Synthetic Immunology: Hacking Immune Cells to Expand Their Therapeutic Capabilities

Abstract

The ability of immune cells to survey tissues and sense pathologic insults and deviations makes them a unique platform for interfacing with the body and disease. With the rapid advancement of synthetic biology, we can now engineer and equip immune cells with new sensors and controllable therapeutic response programs to sense and treat diseases that our natural immune system cannot normally handle. Here we review the current state of engineered immune cell therapeutics and their unique capabilities compared to small molecules and biologics. We then discuss how engineered immune cells are being designed to combat cancer, focusing on how new synthetic biology tools are providing potential ways to overcome the major roadblocks for treatment. Finally, we give a long-term vision for the use of synthetic biology to engineer immune cells as a general sensor-response platform to precisely detect disease, to remodel disease microenvironments, and to treat a potentially wide range of challenging diseases.
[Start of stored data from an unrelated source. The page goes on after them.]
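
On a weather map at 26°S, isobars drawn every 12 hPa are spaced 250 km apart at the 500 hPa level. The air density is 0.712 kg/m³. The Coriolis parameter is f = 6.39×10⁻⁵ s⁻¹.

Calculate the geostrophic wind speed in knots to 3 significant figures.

Pressure gradient: |∂P/∂n| = 1200 Pa / 250000 m = 4.80×10⁻³ Pa/m
Geostrophic balance (pressure-gradient force = Coriolis force):
V_g = (1/(fρ)) |∂P/∂n| = 4.80×10⁻³ / (6.39×10⁻⁵ × 0.712) = 106 m/s
Converting: 106 m/s × 1.944 = 205 knots

205 knots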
Keywords: T cells; chimeric antigen receptors; engineered immune cells; immunotherapy; synthetic Notch; synthetic biology.

Figure 1

The immune system as a platform for interfacing with disease. Different modes of intervention to direct immune responses to disease are shown in orange. (a) Immune cells are an exquisite sensing and response system that monitors and responds to disease and loss of homeostasis. (b) Our endogenous immune system can be manipulated with biologics, but now immune cells can be directly, genetically reengineered to target and treat disease.

Figure 2

Therapeutic cells versus traditional therapeutic modalities. (a) Future therapeutic cells need multiple sensors, intrinsic information processing, decision-making logic, and controlled output programs for more effective and safe treatment of disease. (b) The pros and cons of cell therapies versus biologics and small-molecule therapeutics.

Figure 3

Engineering different immune cell types. (a) Immune cell types amenable to engineering for cell therapies. Here we focus on the use of T cells for targeting cancer (yellow box). (b) Engineered T cells, as well as naturally occurring, cancer-specific tumor-infiltrating lymphocytes, are of particular interest given the recent unprecedented clinical results.

Figure 4

Basic T cell–sensing modules. (a) T cells can be engineered with T cell receptors (TCRs) and chimeric antigen receptors (CARs) to redirect them to cancer or other diseases. These receptors activate the entirety of the immune response. (b) T cells require multiple signals to activate. Synthetic costimulatory and coinhibitory receptors have been engineered that help to initiate or shut down an immune response. (c) synNotch receptors are a new class of receptors that detect environmental cues and directly regulate customized transcriptional circuits. Cells engineered with synNotch receptors can link environmental sensing to a variety of custom effector programs.

Figure 5

Synthetic combinatorial control therapeutic T cell circuits. (a) Split caspases have been engineered that allow for small-molecule control over therapeutic cell death. (b) ON-switch chimeric antigen receptors (CARs) have been engineered such that the ligand-binding domain and signaling chain are split. Receptor activity is regulated by antigen detection and a small-molecule heterodimerizer (AND logic), allowing for control over cellular activity after administration to the patient. (c) iCARs are inhibitory receptors that can overcome the positive activity of stimulatory receptors. These receptors can be utilized to sense bystander tissue and prevent the T cell from causing toxicity (AND-NOT logic). (d) synNotch receptors can be used to control the expression of CARs. synNotch → circuits allow for combinatorial antigen sensing and could help to confine CAR expression and T cell activation to the tumor (temporal AND logic).

Figure 6

Overcoming the challenges of solid tumors. (a) T cell therapies can cause life-threatening damage due to ➊ cross-reaction with off-target tissue and ➋ excessive inflammation. On the other hand, tumor environments can be suppressive, ➌ preventing a curative immune response. (b) To overcome these pitfalls, the T cells can be engineered ➊ to sense combinatorial antigens, ➋ to be regulated with small molecules, and ➌ to produce therapeutic agents that prime the tumor environment for more effective treatment. Abbreviation: CAR, chimeric antigen receptor.

Figure 7

Engineering nonnatural functionalities of T cells. T cells can be engineered to sense disease microenvironments such as tumors and locally perform both natural and synthetic effector programs. T cells can produce cytotoxic agents, cytokines, commercial biologics such as antibodies, and factors involved in regeneration of tissues in a context-dependent manner.